Emilia Romagna sperimenta scuola anticipata: 8mila studenti a scuola a settembre

Emilia Romagna sperimenta scuola anticipata: 8mila studenti a scuola a settembre

Studenti in classe a scuola anticipata a settembre in Emilia Romagna
Studenti in classe a scuola anticipata a settembre in Emilia Romagna

La regione Emilia Romagna ha avviato un esperimento educativo inedito, con 8mila studenti a scuola a partire dal 31 agosto, anticipando di due settimane il tradizionale inizio delle lezioni fissato per il 15 settembre.

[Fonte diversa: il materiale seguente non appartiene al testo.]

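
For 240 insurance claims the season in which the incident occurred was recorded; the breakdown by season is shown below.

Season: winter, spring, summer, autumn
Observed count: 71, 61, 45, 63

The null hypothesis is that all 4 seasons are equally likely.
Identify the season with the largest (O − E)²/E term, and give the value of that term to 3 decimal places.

summer, 3.750

Expected count for each of the 4 categories: 240/4 = 60.
χ² = (71−60)²/60 + (61−60)²/60 + (45−60)²/60 + (63−60)²/60
   = 2.0167 + 0.0167 + 3.7500 + 0.1500
The largest term is for summer: 3.750.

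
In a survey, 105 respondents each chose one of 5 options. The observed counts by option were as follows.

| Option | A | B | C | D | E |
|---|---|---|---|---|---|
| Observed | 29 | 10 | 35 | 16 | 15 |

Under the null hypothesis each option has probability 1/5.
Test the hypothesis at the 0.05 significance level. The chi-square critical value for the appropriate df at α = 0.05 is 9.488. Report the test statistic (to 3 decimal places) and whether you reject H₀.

21.048; reject

Expected count for each of the 5 categories: 105/5 = 21.
cat         O        E   (O−E)²/E
A          29       21     3.0476
B          10       21     5.7619
C          35       21     9.3333
D          16       21     1.1905
E          15       21     1.7143
Sum = 21.048
df = 4. Since 21.048 > 9.488, we reject H₀.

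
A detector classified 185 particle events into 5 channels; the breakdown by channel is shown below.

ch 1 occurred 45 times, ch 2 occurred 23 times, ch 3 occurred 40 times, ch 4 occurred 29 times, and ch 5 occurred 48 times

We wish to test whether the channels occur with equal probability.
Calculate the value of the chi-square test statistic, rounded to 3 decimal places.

Expected count for each of the 5 categories: 185/5 = 37.
cat         O        E   (O−E)²/E
ch 1       45       37     1.7297
ch 2       23       37     5.2973
ch 3       40       37     0.2432
ch 4       29       37     1.7297
ch 5       48       37     3.2703
Sum = 12.270

12.270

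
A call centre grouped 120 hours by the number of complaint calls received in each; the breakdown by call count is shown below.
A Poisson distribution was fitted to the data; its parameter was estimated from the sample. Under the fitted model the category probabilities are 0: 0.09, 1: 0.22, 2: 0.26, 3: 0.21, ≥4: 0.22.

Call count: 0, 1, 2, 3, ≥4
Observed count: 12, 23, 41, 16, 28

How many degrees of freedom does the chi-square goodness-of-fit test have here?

3

There are k = 5 categories and 1 parameter estimated from the data, so df = 5 − 1 − 1 = 3.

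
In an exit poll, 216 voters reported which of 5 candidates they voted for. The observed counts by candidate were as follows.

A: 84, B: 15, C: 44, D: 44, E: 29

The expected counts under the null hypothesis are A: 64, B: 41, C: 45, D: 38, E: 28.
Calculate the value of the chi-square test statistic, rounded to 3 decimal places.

cat         O        E   (O−E)²/E
A          84       64     6.2500
B          15       41    16.4878
C          44       45     0.0222
D          44       38     0.9474
E          29       28     0.0357
Sum = 23.743

23.743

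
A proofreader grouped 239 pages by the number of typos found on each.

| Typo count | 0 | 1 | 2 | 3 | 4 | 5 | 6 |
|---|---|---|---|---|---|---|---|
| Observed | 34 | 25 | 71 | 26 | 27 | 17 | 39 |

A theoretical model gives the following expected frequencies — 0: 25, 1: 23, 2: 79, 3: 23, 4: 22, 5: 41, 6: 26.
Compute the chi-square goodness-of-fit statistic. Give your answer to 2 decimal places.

26.30

χ² = (34−25)²/25 + (25−23)²/23 + (71−79)²/79 + (26−23)²/23 + (27−22)²/22 + (17−41)²/41 + (39−26)²/26
   = 3.240 + 0.174 + 0.810 + 0.391 + 1.136 + 14.049 + 6.500
Sum = 26.30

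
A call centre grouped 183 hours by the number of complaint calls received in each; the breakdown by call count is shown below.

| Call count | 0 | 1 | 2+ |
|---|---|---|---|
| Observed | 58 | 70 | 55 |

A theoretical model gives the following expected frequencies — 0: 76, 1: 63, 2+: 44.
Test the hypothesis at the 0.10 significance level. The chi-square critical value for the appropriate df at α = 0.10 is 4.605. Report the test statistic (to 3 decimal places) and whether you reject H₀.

7.791; reject

cat         O        E   (O−E)²/E
0          58       76     4.2632
1          70       63     0.7778
2+         55       44     2.7500
Sum = 7.791
df = 2. Since 7.791 > 4.605, we reject H₀.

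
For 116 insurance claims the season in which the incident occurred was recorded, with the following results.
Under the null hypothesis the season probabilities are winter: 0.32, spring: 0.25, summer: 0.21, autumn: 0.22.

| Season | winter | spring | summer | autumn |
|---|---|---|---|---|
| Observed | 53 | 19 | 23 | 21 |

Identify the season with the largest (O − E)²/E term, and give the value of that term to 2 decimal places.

winter, 6.79

Expected counts E_i = n·p_i: 116×0.32 = 37.12, 116×0.25 = 29, 116×0.21 = 24.36, 116×0.22 = 25.52.
cat         O        E   (O−E)²/E
winter     53    37.12      6.793
spring     19       29      3.448
summer     23    24.36      0.076
autumn     21    25.52      0.801
The largest term is for winter: 6.79.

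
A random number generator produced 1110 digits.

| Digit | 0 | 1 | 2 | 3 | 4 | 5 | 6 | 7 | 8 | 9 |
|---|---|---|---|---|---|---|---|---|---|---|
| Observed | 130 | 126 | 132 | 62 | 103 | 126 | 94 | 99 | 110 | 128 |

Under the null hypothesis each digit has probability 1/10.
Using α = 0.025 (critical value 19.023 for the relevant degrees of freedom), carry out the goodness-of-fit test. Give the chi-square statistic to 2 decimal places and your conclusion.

40.00; reject

Expected count for each of the 10 categories: 1110/10 = 111.
0: (130 − 111)²/111 = 361/111 = 3.252
1: (126 − 111)²/111 = 225/111 = 2.027
2: (132 − 111)²/111 = 441/111 = 3.973
3: (62 − 111)²/111 = 2401/111 = 21.631
4: (103 − 111)²/111 = 64/111 = 0.577
5: (126 − 111)²/111 = 225/111 = 2.027
6: (94 − 111)²/111 = 289/111 = 2.604
7: (99 − 111)²/111 = 144/111 = 1.297
8: (110 − 111)²/111 = 1/111 = 0.009
9: (128 − 111)²/111 = 289/111 = 2.604
Sum = 40.00
df = 9. Since 40.00 > 19.023, we reject H₀.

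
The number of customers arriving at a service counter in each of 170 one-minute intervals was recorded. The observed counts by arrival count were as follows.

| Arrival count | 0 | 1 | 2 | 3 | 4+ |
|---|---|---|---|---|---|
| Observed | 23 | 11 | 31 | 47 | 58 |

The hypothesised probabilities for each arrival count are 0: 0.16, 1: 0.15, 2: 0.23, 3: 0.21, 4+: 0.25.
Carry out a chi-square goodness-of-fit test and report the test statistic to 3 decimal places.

19.801

Expected counts E_i = n·p_i: 170×0.16 = 27.2, 170×0.15 = 25.5, 170×0.23 = 39.1, 170×0.21 = 35.7, 170×0.25 = 42.5.
cat         O        E   (O−E)²/E
0          23     27.2     0.6485
1          11     25.5     8.2451
2          31     39.1     1.6780
3          47     35.7     3.5768
4+         58     42.5     5.6529
Sum = 19.801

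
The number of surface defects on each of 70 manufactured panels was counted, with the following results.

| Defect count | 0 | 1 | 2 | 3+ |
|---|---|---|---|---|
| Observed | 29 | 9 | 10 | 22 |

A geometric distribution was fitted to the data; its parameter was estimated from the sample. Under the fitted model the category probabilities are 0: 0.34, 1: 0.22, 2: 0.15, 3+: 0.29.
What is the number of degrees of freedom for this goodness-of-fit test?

2

There are k = 4 categories and 1 parameter estimated from the data, so df = 4 − 1 − 1 = 2.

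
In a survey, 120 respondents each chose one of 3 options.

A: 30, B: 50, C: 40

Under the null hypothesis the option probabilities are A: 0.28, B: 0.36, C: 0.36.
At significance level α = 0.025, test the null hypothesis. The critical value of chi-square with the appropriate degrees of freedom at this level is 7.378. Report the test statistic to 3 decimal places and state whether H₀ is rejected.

1.693; do not reject

Expected counts E_i = n·p_i: 120×0.28 = 33.6, 120×0.36 = 43.2, 120×0.36 = 43.2.
cat         O        E   (O−E)²/E
A          30     33.6     0.3857
B          50     43.2     1.0704
C          40     43.2     0.2370
Sum = 1.693
df = 2. Since 1.693 < 7.378, we do not reject H₀.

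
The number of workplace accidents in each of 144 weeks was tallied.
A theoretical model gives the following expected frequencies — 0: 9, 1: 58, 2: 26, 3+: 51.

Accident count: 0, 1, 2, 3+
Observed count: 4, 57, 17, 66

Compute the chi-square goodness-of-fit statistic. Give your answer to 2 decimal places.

cat         O        E   (O−E)²/E
0           4        9      2.778
1          57       58      0.017
2          17       26      3.115
3+         66       51      4.412
Sum = 10.32

10.32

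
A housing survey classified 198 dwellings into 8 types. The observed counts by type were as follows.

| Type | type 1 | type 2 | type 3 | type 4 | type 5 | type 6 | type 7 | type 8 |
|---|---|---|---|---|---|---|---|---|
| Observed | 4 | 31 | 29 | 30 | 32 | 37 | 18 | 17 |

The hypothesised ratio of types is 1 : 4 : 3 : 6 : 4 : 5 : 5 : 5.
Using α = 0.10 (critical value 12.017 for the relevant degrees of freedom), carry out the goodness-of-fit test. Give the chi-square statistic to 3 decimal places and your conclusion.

Ratio total = 33. Expected counts: 198×1/33 = 6, 198×4/33 = 24, 198×3/33 = 18, 198×6/33 = 36, 198×4/33 = 24, 198×5/33 = 30, 198×5/33 = 30, 198×5/33 = 30.
type 1: (4 − 6)²/6 = 4/6 = 0.6667
type 2: (31 − 24)²/24 = 49/24 = 2.0417
type 3: (29 − 18)²/18 = 121/18 = 6.7222
type 4: (30 − 36)²/36 = 36/36 = 1.0000
type 5: (32 − 24)²/24 = 64/24 = 2.6667
type 6: (37 − 30)²/30 = 49/30 = 1.6333
type 7: (18 − 30)²/30 = 144/30 = 4.8000
type 8: (17 − 30)²/30 = 169/30 = 5.6333
Sum = 25.164
df = 7. Since 25.164 > 12.017, we reject H₀.

25.164; reject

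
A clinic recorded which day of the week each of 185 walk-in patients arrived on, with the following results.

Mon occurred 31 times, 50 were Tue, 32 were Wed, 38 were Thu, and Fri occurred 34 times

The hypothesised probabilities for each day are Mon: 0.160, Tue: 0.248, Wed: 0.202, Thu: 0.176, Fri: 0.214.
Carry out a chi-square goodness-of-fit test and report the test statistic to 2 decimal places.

Expected counts E_i = n·p_i: 185×0.160 = 29.6, 185×0.248 = 45.88, 185×0.202 = 37.37, 185×0.176 = 32.56, 185×0.214 = 39.59.
cat         O        E   (O−E)²/E
Mon        31     29.6      0.066
Tue        50    45.88      0.370
Wed        32    37.37      0.772
Thu        38    32.56      0.909
Fri        34    39.59      0.789
Sum = 2.91

2.91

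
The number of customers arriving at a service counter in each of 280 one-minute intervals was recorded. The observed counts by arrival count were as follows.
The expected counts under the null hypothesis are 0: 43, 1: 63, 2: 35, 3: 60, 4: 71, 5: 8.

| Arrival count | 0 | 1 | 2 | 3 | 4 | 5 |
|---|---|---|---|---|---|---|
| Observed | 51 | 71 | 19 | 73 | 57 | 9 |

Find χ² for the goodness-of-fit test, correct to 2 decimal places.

χ² = (51−43)²/43 + (71−63)²/63 + (19−35)²/35 + (73−60)²/60 + (57−71)²/71 + (9−8)²/8
   = 1.488 + 1.016 + 7.314 + 2.817 + 2.761 + 0.125
Sum = 15.52

15.52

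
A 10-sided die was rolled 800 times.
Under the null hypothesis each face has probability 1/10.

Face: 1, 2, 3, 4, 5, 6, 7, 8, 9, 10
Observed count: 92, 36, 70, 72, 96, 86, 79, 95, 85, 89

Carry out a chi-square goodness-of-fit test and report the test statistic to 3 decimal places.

35.850

Expected count for each of the 10 categories: 800/10 = 80.
1: (92 − 80)²/80 = 144/80 = 1.8000
2: (36 − 80)²/80 = 1936/80 = 24.2000
3: (70 − 80)²/80 = 100/80 = 1.2500
4: (72 − 80)²/80 = 64/80 = 0.8000
5: (96 − 80)²/80 = 256/80 = 3.2000
6: (86 − 80)²/80 = 36/80 = 0.4500
7: (79 − 80)²/80 = 1/80 = 0.0125
8: (95 − 80)²/80 = 225/80 = 2.8125
9: (85 − 80)²/80 = 25/80 = 0.3125
10: (89 − 80)²/80 = 81/80 = 1.0125
Sum = 35.850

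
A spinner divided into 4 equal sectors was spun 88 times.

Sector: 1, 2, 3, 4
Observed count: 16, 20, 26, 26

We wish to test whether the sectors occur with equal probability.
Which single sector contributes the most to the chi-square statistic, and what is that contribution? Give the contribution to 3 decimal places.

1, 1.636

Under H₀ each category has probability 1/4, so each expected count is 88/4 = 22.
χ² = (16−22)²/22 + (20−22)²/22 + (26−22)²/22 + (26−22)²/22
   = 1.6364 + 0.1818 + 0.7273 + 0.7273
The largest term is for 1: 1.636.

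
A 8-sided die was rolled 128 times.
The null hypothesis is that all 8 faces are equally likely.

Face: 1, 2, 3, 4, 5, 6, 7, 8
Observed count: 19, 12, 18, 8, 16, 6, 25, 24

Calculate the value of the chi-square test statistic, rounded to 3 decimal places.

Under H₀ each category has probability 1/8, so each expected count is 128/8 = 16.
1: (19 − 16)²/16 = 9/16 = 0.5625
2: (12 − 16)²/16 = 16/16 = 1.0000
3: (18 − 16)²/16 = 4/16 = 0.2500
4: (8 − 16)²/16 = 64/16 = 4.0000
5: (16 − 16)²/16 = 0/16 = 0.0000
6: (6 − 16)²/16 = 100/16 = 6.2500
7: (25 − 16)²/16 = 81/16 = 5.0625
8: (24 − 16)²/16 = 64/16 = 4.0000
Sum = 21.125

21.125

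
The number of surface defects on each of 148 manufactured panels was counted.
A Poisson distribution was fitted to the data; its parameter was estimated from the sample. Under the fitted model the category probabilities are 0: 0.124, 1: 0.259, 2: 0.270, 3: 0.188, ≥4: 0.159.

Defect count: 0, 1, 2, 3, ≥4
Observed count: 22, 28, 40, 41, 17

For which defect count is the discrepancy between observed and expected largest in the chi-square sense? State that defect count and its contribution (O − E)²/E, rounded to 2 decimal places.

Expected counts E_i = n·p_i: 148×0.124 = 18.352, 148×0.259 = 38.332, 148×0.270 = 39.96, 148×0.188 = 27.824, 148×0.159 = 23.532.
cat         O        E   (O−E)²/E
0          22   18.352      0.725
1          28   38.332      2.785
2          40    39.96      0.000
3          41   27.824      6.239
≥4         17   23.532      1.813
The largest term is for 3: 6.24.

3, 6.24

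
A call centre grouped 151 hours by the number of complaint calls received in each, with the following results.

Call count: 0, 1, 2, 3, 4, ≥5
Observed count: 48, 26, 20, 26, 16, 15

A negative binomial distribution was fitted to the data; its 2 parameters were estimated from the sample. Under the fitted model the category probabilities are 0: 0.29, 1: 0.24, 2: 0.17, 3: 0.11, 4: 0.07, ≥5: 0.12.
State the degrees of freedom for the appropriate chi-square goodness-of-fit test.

3

There are k = 6 categories and 2 parameters estimated from the data, so df = 6 − 1 − 2 = 3.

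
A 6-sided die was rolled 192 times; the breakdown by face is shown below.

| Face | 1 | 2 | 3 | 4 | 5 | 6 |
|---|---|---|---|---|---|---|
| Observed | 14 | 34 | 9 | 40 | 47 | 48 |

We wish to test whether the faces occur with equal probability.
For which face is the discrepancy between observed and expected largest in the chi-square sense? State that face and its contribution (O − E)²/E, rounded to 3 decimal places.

Expected count for each of the 6 categories: 192/6 = 32.
1: (14 − 32)²/32 = 324/32 = 10.1250
2: (34 − 32)²/32 = 4/32 = 0.1250
3: (9 − 32)²/32 = 529/32 = 16.5313
4: (40 − 32)²/32 = 64/32 = 2.0000
5: (47 − 32)²/32 = 225/32 = 7.0313
6: (48 − 32)²/32 = 256/32 = 8.0000
The largest term is for 3: 16.531.

3, 16.531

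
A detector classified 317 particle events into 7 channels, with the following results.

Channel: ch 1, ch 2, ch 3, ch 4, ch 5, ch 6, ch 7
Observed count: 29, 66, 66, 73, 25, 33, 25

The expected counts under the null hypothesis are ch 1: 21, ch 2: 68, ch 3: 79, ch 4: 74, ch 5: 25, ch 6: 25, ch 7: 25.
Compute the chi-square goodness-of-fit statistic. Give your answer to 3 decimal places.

χ² = (29−21)²/21 + (66−68)²/68 + (66−79)²/79 + (73−74)²/74 + (25−25)²/25 + (33−25)²/25 + (25−25)²/25
   = 3.0476 + 0.0588 + 2.1392 + 0.0135 + 0.0000 + 2.5600 + 0.0000
Sum = 7.819

7.819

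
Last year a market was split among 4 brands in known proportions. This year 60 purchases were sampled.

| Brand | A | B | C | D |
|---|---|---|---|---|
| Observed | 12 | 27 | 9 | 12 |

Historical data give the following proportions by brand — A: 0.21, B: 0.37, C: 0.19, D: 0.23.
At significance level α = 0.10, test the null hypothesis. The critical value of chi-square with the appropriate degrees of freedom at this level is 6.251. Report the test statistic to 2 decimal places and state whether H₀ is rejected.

Expected counts E_i = n·p_i: 60×0.21 = 12.6, 60×0.37 = 22.2, 60×0.19 = 11.4, 60×0.23 = 13.8.
cat         O        E   (O−E)²/E
A          12     12.6      0.029
B          27     22.2      1.038
C           9     11.4      0.505
D          12     13.8      0.235
Sum = 1.81
df = 3. Since 1.81 < 6.251, we do not reject H₀.

1.81; do not reject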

L’iniziativa, lanciata dal governatore Michele de Pascale e dall’assessora alla Scuola Isabella Conti, mira a offrire attività extrascolastiche a bambini tra i 6 e gli 11 anni, con l’obiettivo di supportare le famiglie nella conciliazione tra lavoro e vita scolastica. Il progetto, finanziato con 3 milioni di euro, coinvolge 14 territori e 42 comuni, con oltre 150 istituti scolastici che hanno aderito all’iniziativa.

Un modello flessibile per rispondere alle esigenze locali

Il modello proposto si basa su una personalizzazione delle attività, studiata ad hoc per ogni comune, con personale arruolato in proprio. L’obiettivo è di rendere la scuola un luogo di opportunità, dove i bambini possono svolgere compiti, ripassare materie e socializzare. L’idea, che potrebbe diventare un archetipo per l’intero Paese, punta a dare risposte alle esigenze dei singoli territori, qualificando sempre di più l’offerta formativa. La spesa potrebbe superare i 10 milioni di euro in futuro, se l’iniziativa si estenderà a tutti i comuni della regione.

Il progetto, iniziato con un budget di 3 milioni di euro, prevede attività sportive, culturali ed educative gratuite, con l’obiettivo di aiutare i genitori a conciliare lavoro e vita familiare dopo le ferie estive. La misura è volta a sostenere le famiglie nella gestione del tempo, soprattutto in un periodo di difficoltà per molte famiglie. L’esperienza, se positiva, potrebbe ispirare altre regioni a seguire un modello simile, con l’obiettivo di migliorare l’offerta formativa e la qualità del servizio scolastico.

Controversie e critiche del settore turistico

Nonostante l’ambizione di innovare, il progetto ha suscitato alcune perplessità, soprattutto nel settore del turismo. Il presidente della cooperativa dei bagnini di Rimini, Mauro Vanni, ha espresso preoccupazioni per il rischio di perdere un mese di lavoro, considerando il legame tra stagione balneare e calendario scolastico. Anche Patrizia Rinaldis, presidente di Federalberghi, ha sottolineato l’importanza di non penalizzare il turismo, sottolineando l’impegno del presidente della Regione a favore del settore. La sperimentazione, che potrebbe diventare strutturale a partire dal prossimo anno, rappresenta un passo avanti per l’istruzione regionale, con l’obiettivo di creare un sistema più flessibile e orientato alle esigenze delle famiglie. Il modello, se riuscito, potrebbe diventare un esempio per l’intero Paese. L’esperienza, se positiva, potrebbe ispirare altre regioni a seguire un modello simile, con l’obiettivo di migliorare l’offerta formativa e la qualità del servizio scolastico.